On double-contrast esophagrams, CMV esophagitis is typically manifested by 1 or more giant and relatively flat ulcers, sometimes associated with small satellite ulcers (see the image below).
These ulcers may be ovoid, elongated, or diamond shaped, and they are frequently surrounded by a radiolucent rim of edematous mucosa. Less commonly, CMV esophagitis appears as small, superficial ulcers that are indistinguishable from the ulcers of herpes esophagitis on barium studies.
Because herpetic ulcers rarely become as large as those of infectious esophagitis, the presence of 1 or more giant ulcers suggests the possibility of CMV esophagitis in patients with AIDS.
However, giant esophageal ulcers can also be caused by HIV (see the HIV Esophagitis section, below). Moreover, CMV esophagitis cannot be reliably differentiated from HIV esophagitis on the basis of clinical and radiographic findings, so endoscopy is required for a definitive diagnosis before patients are treated.
Other causes of giant esophageal ulcers include the following:
Oral medications (including nonsteroidal anti-inflammatory drugs, potassium chloride, and quinidine)
Giant esophageal ulcers have been described in the esophagus in patients with AIDS in whom no other infectious etiology for the ulcers can be found. These ulcers have been termed idiopathic or HIV ulcers, because they are believed to be caused by HIV. In fact, results of electron microscopy confirm the presence of HIV-like viral particles in these lesions. Although some patients with HIV ulcers may have undergone recent seroconversion, most are found to have chronic AIDS and to have a CD4 count of less than 100 cells per cubic millimeter. HIV ulcers are more common than is generally recognized, accounting for as many as 40% of all esophageal ulcers in patients with AIDS. [6, 20, 21, 22, 23, 24, 25, 26, 27, 28, 29]

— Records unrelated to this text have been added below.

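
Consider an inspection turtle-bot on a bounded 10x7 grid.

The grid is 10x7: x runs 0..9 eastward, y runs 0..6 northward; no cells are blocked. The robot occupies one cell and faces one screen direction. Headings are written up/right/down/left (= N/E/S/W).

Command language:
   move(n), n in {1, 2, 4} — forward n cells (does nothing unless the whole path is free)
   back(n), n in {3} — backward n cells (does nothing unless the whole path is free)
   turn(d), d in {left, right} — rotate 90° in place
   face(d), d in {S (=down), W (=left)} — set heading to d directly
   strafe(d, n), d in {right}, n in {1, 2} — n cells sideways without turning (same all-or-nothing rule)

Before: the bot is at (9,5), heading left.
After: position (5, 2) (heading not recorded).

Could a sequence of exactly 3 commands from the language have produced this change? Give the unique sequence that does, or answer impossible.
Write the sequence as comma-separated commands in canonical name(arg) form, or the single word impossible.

move(4), turn(right), back(3)

key: running back(3) before move(4) would end elsewhere — order is forced
begin: at (9,5), heading left
[1] after move(4): at (5,5), heading left
[2] after turn(right): at (5,5), heading up
[3] after back(3): at (5,2), heading up
no rival 3-sequence matches.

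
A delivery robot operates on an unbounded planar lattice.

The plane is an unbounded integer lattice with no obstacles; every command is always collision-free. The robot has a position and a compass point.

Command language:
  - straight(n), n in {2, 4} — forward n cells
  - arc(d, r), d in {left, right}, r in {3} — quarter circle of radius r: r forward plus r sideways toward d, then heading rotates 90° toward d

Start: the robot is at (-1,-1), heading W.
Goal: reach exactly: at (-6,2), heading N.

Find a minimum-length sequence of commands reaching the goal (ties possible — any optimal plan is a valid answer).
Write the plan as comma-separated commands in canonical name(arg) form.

t0: at (-1,-1), heading W
1. straight(2) → at (-3,-1), heading W
2. arc(right, 3) → at (-6,2), heading N
shorter routes all fall short; 2 is best.

straight(2), arc(right, 3)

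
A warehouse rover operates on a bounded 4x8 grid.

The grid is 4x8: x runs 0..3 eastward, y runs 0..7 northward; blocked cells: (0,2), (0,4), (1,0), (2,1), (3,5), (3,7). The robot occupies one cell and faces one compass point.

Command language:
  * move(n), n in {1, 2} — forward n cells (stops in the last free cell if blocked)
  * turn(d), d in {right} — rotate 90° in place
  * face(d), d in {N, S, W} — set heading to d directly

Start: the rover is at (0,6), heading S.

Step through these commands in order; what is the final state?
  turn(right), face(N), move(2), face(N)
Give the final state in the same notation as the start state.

begin: at (0,6), heading S
[1] after turn(right): at (0,6), heading W
[2] after face(N): at (0,6), heading N
[3] after move(2): at (0,7), heading N
[4] after face(N): at (0,7), heading N

at (0,7), heading N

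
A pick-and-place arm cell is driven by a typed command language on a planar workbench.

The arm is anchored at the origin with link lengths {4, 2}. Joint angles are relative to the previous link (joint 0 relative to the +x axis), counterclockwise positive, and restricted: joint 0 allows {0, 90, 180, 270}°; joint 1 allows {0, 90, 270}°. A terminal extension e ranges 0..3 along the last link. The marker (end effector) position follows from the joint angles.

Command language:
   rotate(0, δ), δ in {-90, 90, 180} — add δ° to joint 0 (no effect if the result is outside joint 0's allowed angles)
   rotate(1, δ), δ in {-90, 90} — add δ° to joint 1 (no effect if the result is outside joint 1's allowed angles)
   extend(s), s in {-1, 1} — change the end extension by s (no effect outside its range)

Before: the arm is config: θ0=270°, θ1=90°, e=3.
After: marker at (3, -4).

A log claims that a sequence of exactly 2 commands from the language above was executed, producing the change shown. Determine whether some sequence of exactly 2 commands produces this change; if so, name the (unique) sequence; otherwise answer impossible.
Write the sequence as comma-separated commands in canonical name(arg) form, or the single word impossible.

extend(-1), extend(-1)

initial: config: θ0=270°, θ1=90°, e=3
step 1 (extend(-1)): config: θ0=270°, θ1=90°, e=2
step 2 (extend(-1)): config: θ0=270°, θ1=90°, e=1
all 49 alternatives checked — unique.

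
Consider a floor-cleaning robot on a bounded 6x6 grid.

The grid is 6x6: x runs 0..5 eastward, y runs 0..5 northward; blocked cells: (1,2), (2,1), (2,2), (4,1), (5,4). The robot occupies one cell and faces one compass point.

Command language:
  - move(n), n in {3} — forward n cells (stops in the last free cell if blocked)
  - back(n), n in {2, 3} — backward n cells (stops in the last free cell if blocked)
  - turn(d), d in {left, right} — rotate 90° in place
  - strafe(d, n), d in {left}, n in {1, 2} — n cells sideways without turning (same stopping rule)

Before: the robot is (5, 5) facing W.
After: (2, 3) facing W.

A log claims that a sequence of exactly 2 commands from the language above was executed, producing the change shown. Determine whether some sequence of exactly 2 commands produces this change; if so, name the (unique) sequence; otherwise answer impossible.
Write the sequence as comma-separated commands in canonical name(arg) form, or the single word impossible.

move(3), strafe(left, 2)

key: heading stays W — no command in the sequence turns
begin: (5, 5) facing W
1. move(3) → (2, 5) facing W
2. strafe(left, 2) → (2, 3) facing W
all 49 alternatives checked — unique.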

Ulcers usually appear on double-contrast esophagrams as 1 or more giant, flat ulcers (>1 cm in diameter) of the esophagus (see the image below). This finding is sometimes associated with a cluster of small satellite ulcers. The ulcers are often surrounded by a radiolucent rim of edema.

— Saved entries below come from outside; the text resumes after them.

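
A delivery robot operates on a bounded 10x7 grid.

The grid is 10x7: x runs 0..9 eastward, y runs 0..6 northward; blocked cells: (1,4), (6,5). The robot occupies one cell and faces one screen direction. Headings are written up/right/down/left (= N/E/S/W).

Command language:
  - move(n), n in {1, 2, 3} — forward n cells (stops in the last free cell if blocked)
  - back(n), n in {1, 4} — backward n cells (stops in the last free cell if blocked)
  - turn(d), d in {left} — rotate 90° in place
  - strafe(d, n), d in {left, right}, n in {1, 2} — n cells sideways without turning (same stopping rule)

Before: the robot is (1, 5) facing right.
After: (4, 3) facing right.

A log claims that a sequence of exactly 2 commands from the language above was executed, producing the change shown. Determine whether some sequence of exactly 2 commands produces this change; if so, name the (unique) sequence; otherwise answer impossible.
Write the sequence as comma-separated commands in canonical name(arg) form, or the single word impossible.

move(3), strafe(right, 2)

key: heading stays E — no command in the sequence turns
from: (1, 5) facing right
step 1 (move(3)): (4, 5) facing right
step 2 (strafe(right, 2)): (4, 3) facing right
uniquely the one of 100 2-step routes that fits.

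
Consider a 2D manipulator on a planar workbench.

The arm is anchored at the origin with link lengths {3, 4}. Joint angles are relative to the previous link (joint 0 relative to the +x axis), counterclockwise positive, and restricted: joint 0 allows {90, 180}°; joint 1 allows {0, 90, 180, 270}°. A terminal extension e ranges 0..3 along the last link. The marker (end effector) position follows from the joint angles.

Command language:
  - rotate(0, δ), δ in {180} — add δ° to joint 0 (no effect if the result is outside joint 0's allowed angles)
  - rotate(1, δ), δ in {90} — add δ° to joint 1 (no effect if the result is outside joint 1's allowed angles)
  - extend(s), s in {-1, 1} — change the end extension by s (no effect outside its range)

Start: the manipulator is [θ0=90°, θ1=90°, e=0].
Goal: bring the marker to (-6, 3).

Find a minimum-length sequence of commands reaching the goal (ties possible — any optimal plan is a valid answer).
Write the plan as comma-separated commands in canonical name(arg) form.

t0: [θ0=90°, θ1=90°, e=0]
[1] after extend(1): [θ0=90°, θ1=90°, e=1]
[2] after extend(1): [θ0=90°, θ1=90°, e=2]
shorter routes all fall short; 2 is best.

extend(1), extend(1)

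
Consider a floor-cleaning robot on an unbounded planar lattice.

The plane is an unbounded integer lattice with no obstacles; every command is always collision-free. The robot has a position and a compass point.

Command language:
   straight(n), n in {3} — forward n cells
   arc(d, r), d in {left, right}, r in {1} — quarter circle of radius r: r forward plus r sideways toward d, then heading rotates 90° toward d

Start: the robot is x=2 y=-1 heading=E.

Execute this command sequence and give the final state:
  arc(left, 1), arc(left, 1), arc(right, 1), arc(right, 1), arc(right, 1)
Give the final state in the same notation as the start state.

start: x=2 y=-1 heading=E
step 1 (arc(left, 1)): x=3 y=0 heading=N
step 2 (arc(left, 1)): x=2 y=1 heading=W
step 3 (arc(right, 1)): x=1 y=2 heading=N
step 4 (arc(right, 1)): x=2 y=3 heading=E
step 5 (arc(right, 1)): x=3 y=2 heading=S

x=3 y=2 heading=S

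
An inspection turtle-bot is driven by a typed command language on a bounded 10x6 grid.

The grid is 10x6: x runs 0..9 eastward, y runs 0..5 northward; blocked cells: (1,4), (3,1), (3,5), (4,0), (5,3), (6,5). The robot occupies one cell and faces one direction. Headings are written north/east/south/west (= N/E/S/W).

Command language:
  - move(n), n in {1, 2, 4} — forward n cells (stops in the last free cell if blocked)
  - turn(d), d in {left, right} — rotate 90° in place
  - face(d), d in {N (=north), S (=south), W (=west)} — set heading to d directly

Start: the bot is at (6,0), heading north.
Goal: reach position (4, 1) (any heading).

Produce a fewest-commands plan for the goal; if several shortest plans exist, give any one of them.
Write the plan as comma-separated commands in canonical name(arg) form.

move(1), turn(left), move(2)

from: at (6,0), heading north
[1] after move(1): at (6,1), heading north
[2] after turn(left): at (6,1), heading west
[3] after move(2): at (4,1), heading west
minimal: 3 command(s), checked below 3.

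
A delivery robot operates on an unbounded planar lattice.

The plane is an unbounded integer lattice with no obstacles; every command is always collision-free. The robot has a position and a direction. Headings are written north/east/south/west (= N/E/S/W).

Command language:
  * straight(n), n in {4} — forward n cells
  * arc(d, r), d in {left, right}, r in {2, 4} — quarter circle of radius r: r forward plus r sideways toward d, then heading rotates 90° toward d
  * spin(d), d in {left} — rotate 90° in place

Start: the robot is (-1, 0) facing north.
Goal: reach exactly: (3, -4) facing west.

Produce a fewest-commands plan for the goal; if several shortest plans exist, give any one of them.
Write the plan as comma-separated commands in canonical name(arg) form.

arc(right, 2), arc(right, 4), arc(right, 2)

start: (-1, 0) facing north
[1] after arc(right, 2): (1, 2) facing east
[2] after arc(right, 4): (5, -2) facing south
[3] after arc(right, 2): (3, -4) facing west
nothing shorter than 3 reaches the goal.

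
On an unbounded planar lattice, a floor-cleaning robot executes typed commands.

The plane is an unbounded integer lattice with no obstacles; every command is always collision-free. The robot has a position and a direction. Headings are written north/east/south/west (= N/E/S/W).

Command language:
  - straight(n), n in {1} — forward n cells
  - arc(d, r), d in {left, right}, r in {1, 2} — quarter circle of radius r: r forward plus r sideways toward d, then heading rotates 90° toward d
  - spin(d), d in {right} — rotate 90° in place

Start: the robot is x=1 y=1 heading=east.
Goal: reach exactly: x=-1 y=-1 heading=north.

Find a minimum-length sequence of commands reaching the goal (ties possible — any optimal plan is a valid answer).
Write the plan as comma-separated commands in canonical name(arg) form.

arc(right, 1), arc(right, 2), arc(right, 1)

begin: x=1 y=1 heading=east
1. arc(right, 1) → x=2 y=0 heading=south
2. arc(right, 2) → x=0 y=-2 heading=west
3. arc(right, 1) → x=-1 y=-1 heading=north
minimal: 3 command(s), checked below 3.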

As previously mentioned, most HIV ulcers are indistinguishable from CMV ulcers on the basis of clinical and radiographic criteria. Therefore, CMV esophagitis must be excluded by means of endoscopy before a diagnosis of HIV esophagitis can be established.

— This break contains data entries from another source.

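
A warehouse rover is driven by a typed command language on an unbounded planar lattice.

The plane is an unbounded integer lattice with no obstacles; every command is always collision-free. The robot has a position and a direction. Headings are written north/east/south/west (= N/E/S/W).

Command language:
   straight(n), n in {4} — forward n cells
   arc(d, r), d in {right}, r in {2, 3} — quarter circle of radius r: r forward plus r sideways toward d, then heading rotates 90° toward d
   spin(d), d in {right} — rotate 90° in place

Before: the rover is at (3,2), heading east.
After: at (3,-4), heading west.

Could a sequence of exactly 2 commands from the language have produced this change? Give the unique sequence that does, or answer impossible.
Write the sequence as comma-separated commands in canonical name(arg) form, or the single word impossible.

arc(right, 3), arc(right, 3)

key: position moved to (3,-4) AND the heading swung to W — translation plus rotation needed
from: at (3,2), heading east
t=1 arc(right, 3) ⇒ at (6,-1), heading south
t=2 arc(right, 3) ⇒ at (3,-4), heading west
no other 2-command option fits: unique.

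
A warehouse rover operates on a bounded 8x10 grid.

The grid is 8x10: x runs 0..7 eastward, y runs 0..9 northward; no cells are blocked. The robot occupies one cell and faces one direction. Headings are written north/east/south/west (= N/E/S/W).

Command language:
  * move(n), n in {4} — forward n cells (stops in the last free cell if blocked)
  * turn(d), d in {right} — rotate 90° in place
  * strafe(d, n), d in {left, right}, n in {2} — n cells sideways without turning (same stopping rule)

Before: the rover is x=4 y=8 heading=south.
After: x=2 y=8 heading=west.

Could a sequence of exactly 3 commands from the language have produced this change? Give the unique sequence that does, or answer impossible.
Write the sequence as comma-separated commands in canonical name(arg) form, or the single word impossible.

key: position moved to (2,8) AND the heading swung to W — translation plus rotation needed
from: x=4 y=8 heading=south
1. strafe(left, 2) → x=6 y=8 heading=south
2. turn(right) → x=6 y=8 heading=west
3. move(4) → x=2 y=8 heading=west
no other 3-command option fits: unique.

strafe(left, 2), turn(right), move(4)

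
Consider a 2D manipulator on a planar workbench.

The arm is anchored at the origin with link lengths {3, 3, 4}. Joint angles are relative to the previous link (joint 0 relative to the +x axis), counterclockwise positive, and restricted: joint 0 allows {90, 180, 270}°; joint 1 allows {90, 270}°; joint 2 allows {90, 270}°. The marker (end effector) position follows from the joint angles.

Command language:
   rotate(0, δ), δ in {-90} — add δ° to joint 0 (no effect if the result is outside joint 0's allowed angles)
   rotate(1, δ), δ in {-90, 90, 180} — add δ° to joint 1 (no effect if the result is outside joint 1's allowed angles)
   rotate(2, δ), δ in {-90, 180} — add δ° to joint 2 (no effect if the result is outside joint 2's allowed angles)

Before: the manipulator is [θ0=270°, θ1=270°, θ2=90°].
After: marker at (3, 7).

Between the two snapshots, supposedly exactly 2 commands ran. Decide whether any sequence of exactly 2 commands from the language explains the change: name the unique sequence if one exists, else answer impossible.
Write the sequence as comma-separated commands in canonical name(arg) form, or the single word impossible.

rotate(0, -90), rotate(0, -90)

t0: [θ0=270°, θ1=270°, θ2=90°]
step 1 (rotate(0, -90)): [θ0=180°, θ1=270°, θ2=90°]
step 2 (rotate(0, -90)): [θ0=90°, θ1=270°, θ2=90°]
no rival 2-sequence matches.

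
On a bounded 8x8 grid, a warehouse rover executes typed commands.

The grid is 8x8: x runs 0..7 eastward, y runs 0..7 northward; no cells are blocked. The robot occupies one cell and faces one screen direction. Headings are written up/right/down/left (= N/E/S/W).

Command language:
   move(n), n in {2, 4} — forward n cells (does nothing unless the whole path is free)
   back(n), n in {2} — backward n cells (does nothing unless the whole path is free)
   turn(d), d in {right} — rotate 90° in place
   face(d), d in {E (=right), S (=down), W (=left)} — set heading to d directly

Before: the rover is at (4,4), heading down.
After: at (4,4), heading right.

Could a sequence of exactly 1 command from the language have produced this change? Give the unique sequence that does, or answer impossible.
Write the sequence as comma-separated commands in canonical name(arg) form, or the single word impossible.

face(E)

key: (4,4) unchanged — the single command moves nothing
t0: at (4,4), heading down
step 1 (face(E)): at (4,4), heading right
no rival 1-sequence matches.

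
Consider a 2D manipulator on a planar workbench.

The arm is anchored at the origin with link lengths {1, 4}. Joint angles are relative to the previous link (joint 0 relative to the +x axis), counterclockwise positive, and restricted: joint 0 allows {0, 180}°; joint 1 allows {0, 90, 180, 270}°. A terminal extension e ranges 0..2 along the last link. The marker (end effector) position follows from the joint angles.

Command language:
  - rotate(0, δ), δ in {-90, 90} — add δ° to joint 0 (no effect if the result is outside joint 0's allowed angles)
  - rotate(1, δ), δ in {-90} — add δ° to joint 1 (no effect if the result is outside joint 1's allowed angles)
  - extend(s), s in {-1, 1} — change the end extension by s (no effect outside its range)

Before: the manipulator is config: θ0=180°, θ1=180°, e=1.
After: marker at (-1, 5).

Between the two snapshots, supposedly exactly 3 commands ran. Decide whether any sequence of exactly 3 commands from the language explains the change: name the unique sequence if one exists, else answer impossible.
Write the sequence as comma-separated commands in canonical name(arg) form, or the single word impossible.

rotate(1, -90), rotate(1, -90), rotate(1, -90)

initial: config: θ0=180°, θ1=180°, e=1
t=1 rotate(1, -90) ⇒ config: θ0=180°, θ1=90°, e=1
t=2 rotate(1, -90) ⇒ config: θ0=180°, θ1=0°, e=1
t=3 rotate(1, -90) ⇒ config: θ0=180°, θ1=270°, e=1
all 125 alternatives checked — unique.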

Tuberculosis esophagitis occurs primarily in patients with advanced pulmonary or mediastinal tuberculosis or in immunocompromised patients who have disseminated tuberculosis or another mycobacterial disease. The esophagus is usually involved by erosion of the involved mediastinal lymph nodes abutting the esophagus. Barium studies or computed tomography (CT) scans may reveal extrinsic compression or displacement of the esophagus due to enlarged collections of nodes in the adjacent mediastinum. In some patients, traction diverticula may develop in the upper esophagus or midesophagus.